Under nice circumstances, this eventually converges to the best possible policy. By making local, greedy improvements, you can go from a terrible agent to a very "agenty" agent. For your circumstances anyway. Assuming they were really simple and easy (say a finite MDP with some mixing conditions).

I would like to do at least as well as this simple idea in my real life. I would like to notice when the things I am doing are consistently not working, and then adapt. I'd also like to explore in recoverable situations (and satisfy those mixing conditions). At least when things happen to work out to a finite MDP, I would like to eventually solve my problems.

Unfortunately this is tricky. I do not know how to measure my performance, and whenever I think about that I tend to think about Goodhart's law and become paralyzed. Usually my thoughts about life hacking/optimization cycle at that point and go no further. So let's say I am stuck on the policy evluation part. I guess the policy improvement part would not be THAT hard if I could pull off poliy evaluation, and then pay attention and build good habits on a daily basis.
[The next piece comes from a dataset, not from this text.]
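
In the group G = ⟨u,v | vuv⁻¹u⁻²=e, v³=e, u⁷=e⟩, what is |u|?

Compute successive powers until reaching e:
  u¹ = u, u² = u², u³ = u³, u⁴ = u⁴, u⁵ = u⁵, u⁶ = u⁶, u⁷ = e.
The smallest positive k with uᵏ = e is 7.

Answer: 7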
What particularly annoys me is that I aim SO MUCH HIGHER than policy improvement. I study sequential decision theory, machine learning, and artificial intelligence not just because they're powerful and cool, but because I like to imagine that the algorithms and principles I learn can be applied to my own cognitive practices in a positive feedback loop. But it feels like... I don't do this very well. I do sometimes speculate about how theorem X could inform my decision making. I just don't really put it into practice.

So, instead of paralyzing, I've decided to start with the simplest, basically first idea that occurs to me (a policy improvement? Perhaps in a way). Every day, at least once a day, I will ask myself three questions:

1: What have I learned today, particularly about intelligence?

2: How can this make me a better learner and decision maker?

3: How have I been doing, on a concrete day to day level, at implementing the strategies I have imagined?

I do not think this is perfect, but maybe it is a good start.